I’ve been writing this blog for over 2 years now. I’ve been making things and sharing them online for much longer, perhaps much longer than I should have. That means I’ve shared a lot of myself. It’s inevitable. We’re a part of everything we make, and even more so when what we’re making is a essentially a string of short personal essays.
Over the years I’ve put a lot of those up on here. I’ve touched on my work, my taste, my fears, my hopes, and even a fair bit of my mental health. It’s all documented and available for anyone to see.
I think because I grew up online. Pouring my feelings out on the internet has always been the most natural thing in the world. I’ve spoken about it in more length before but the internet felt safe when I was 13.
But as I get older, I’m not sure it should be. I’m not sure how healthy it is if I’m honest.
There seems to be a move to share more and more in an effort to seem ‘authentic’. We watch the minutiae of other people’s lives in vlogs. We read their deepest feelings in blogs. We want to see their raw unedited selves in photos.
I have a number of ideas about why, all centred on this new age of isolation on our craving for connection. But whatever the reason, we’re blurring more and more boundaries to make the internet versions of ourselves as “real” (whatever that may mean) for an audience.
The fact that it’s for an audience is what’s really started to unsettle me. I know I’m writing this while still actively seeking an audience for what I make, the irony hasn’t escaped me. I want to be honest and I want to share information that helps people, but I don’t want to feel like I’m having to trade in pieces of myself in order to do that.
I’m trying to find a way of making content that’s personable and relatable without it feeling like I’m oversharing, because I want to keep some of myself just for myself. If that makes sense. I don’t want all of my innermost demons to be out here where they can come back and haunt me, and I don’t want to sell off my best moments either.
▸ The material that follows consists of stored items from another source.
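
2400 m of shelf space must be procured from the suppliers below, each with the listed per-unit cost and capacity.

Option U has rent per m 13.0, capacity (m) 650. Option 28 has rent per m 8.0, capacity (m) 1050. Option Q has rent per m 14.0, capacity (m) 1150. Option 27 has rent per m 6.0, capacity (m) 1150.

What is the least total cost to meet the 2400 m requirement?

Fill from the cheapest supplier first.
Take 1150 from Option 27 at 6.0 → need 1250 more.
Option 28 (8.0): use full 1050 → 200 m to go.
Take 200 from Option U at 13.0 to finish.
Option Q: unused.
Cost = 1150×6.0 + 1050×8.0 + 200×13.0 = 17900.

17900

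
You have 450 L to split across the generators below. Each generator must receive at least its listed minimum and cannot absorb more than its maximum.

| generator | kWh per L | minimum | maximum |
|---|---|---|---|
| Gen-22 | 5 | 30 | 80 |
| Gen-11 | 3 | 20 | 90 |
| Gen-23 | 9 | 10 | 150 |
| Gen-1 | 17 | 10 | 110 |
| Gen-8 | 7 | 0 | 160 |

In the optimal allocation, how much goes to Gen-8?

Meeting every minimum uses 30+20+10+10+0 = 70 L, leaving 380.
Order the generators by kWh per L: Gen-1 17 > Gen-23 9 > Gen-8 7 > Gen-22 5 > Gen-11 3.
Gen-1 takes 100 more to reach its cap of 110 → 280 left.
Give Gen-23 140 more to hit its cap of 150 → 140 left.
Gen-8: +140 (room for 160) → 140. Pool exhausted.

140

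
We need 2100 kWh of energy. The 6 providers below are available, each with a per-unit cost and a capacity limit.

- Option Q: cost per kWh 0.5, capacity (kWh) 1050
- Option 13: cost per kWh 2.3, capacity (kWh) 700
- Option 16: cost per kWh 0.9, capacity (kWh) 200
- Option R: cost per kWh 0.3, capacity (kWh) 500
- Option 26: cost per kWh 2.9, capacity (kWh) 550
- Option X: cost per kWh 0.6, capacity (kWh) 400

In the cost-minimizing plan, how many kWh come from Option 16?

150

Fill from the cheapest provider first.
Option R (0.3): use full 500 — 1600 kWh to go.
Take 1050 from Option Q at 0.5 — need 550 more.
Take 400 from Option X at 0.6 — need 150 more.
Take 150 from Option 16 at 0.9 to finish.
Option 13, Option 26: unused.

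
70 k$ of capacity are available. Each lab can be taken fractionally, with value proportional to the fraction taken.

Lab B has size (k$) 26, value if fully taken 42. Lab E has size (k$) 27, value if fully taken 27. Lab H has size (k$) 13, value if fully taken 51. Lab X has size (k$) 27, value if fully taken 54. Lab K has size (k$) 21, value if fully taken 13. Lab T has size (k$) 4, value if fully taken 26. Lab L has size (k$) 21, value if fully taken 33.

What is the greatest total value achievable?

173

Rank by value-to-size ratio: Lab T 26/4≈6.5, Lab H 51/13≈3.92, Lab X 54/27≈2, Lab B 42/26≈1.62, Lab L 33/21≈1.57, Lab E 27/27≈1, Lab K 13/21≈0.619.
Take all of Lab T (4 k$, value 26) → 66 k$ left.
All 13 k$ of Lab H fit (value 51) → 53 remain.
All 27 k$ of Lab X fit (value 54) → 26 remain.
Lab B: take in full, 26 k$ for value 42 → 0 left.
Total value = 173.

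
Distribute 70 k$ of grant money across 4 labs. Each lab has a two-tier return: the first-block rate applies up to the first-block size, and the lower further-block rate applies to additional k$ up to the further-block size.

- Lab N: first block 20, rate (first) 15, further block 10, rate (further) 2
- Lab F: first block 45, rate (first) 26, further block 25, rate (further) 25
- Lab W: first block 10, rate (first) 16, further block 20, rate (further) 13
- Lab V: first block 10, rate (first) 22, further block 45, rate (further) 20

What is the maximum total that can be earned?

1795

Order all 8 blocks by rate: Lab F/T1 26 > Lab F/T2 25 > Lab V/T1 22 > Lab V/T2 20 > Lab W/T1 16 > Lab N/T1 15 > Lab W/T2 13 > Lab N/T2 2.
Lab F/T1 (26): +45 — 25 left.
Lab F T2 at 25: fill all 25 — 0 left.
Total = 26×45 + 25×25 = 1795.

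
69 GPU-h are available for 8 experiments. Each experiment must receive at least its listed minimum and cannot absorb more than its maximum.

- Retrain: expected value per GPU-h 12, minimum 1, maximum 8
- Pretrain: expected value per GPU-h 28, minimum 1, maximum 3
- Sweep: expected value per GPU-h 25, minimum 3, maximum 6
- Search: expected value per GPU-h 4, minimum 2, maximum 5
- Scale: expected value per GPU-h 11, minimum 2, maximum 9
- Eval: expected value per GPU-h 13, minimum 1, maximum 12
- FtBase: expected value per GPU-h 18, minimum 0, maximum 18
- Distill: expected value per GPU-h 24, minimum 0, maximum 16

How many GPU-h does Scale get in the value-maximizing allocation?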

In short, after all of that meditative moaning, I want to be more conscious of how much I’m sharing here and why I’m sharing the personal details I do bake into my writing and my illustration. Does anyone have any ways of working through this? I know I can’t be the only one struggling with it.
I have a constant battle with this.
On the one hand, my blog is anonymous: I write under a pseudonym, only a select people know about it, there’s no phots of me etc. but it is very personal. On the other hand, I want to explore it further, maybe create videos, lose some of the anonymity. But I’m unsure of where to keep the balance. Because sometimes it feels like you’re standing on a stage sharing your personal thoughts with a crowd of people. There’s no mutual exchange.
So the question I’m trying to ask myself is: what am I hoping for in all of this, why am I doing it? Unfortunately, I don’t have any answers, just more questions.